Real investigations can take months or even years. A book must compress that timeline so the story moves forward at a satisfying pace. The goal is not to reproduce every step exactly, but to maintain the logic of real investigative work. The conclusions must grow naturally from the evidence. The characters must make decisions that reflect how trained professionals think.
When that balance works, the mystery feels authentic without becoming bogged down in technical detail.
The Human Side of the Investigation
Perhaps the most important lesson drawn from real police work is that every investigation ultimately revolves around people. Behind every case are human lives—families, friendships, loyalties, and betrayals. The evidence may reveal what happened, but understanding the people involved often reveals why. That is where the emotional core of a mystery lies.
In both the Angels Trilogy and the Savannah Mysteries, the investigative process is not just about solving a crime. It is about uncovering the human stories that led to it. Sometimes those stories reveal courage. Sometimes they reveal tragedy.
And sometimes they reveal the quiet choices—good or bad—that shape the direction of a life.
Two Investigators, Two Worlds
Two characters in particular reflect this influence of real investigative thinking: Mark Burton in the Angels Trilogy and John Mitchell in the Savannah Mysteries.
Mark Burton approaches the world with the mindset of a trained investigator. His instincts push him to look beneath appearances, to question convenient explanations, and to keep following a trail even when it leads into uncomfortable territory. In the Angels Trilogy, this mindset becomes especially important because the events he encounters sometimes appear mysterious or even impossible at first glance.
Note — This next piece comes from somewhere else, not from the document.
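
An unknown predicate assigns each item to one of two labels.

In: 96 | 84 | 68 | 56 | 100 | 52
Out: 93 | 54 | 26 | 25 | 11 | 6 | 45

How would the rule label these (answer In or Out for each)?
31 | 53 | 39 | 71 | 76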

Burton does not simply accept those moments as supernatural experiences. Instead, he approaches them the same way a professional investigator would approach any unusual situation—by observing carefully, asking questions, and testing what he thinks he knows. That grounded perspective allows the story to explore extraordinary possibilities without losing its connection to reality.
John Mitchell, in the Savannah series, represents a different but equally important side of investigative work. Mitchell is a seasoned detective who understands that solving a crime is rarely about dramatic revelations. It is about patience. Interviews. Evidence. The slow construction of a picture that eventually reveals the truth. Where Burton sometimes finds himself standing at the edge of events he cannot fully explain, Mitchell deals with crimes that are entirely human in origin. His work requires him to look steadily at the darker parts of human nature while still holding on to fairness and professional discipline.
Both men share a common trait: they are observers.
They notice what others overlook. They ask questions that others might avoid. And they understand that truth is rarely obvious at first glance. In their different ways, they guide the reader through the mystery—one careful step at a time.
A Final Thought
Living near the coast has a way of reminding me that truth is often hidden beneath the surface.
From a distance, the marsh appears smooth and simple. But beneath the water lies a complex landscape of channels and currents that shift constantly with the tide.
Investigations work in much the same way.
What we see at first is rarely the whole story. The real work—both for investigators and for storytellers—is learning how to follow the hidden channels until the truth finally emerges.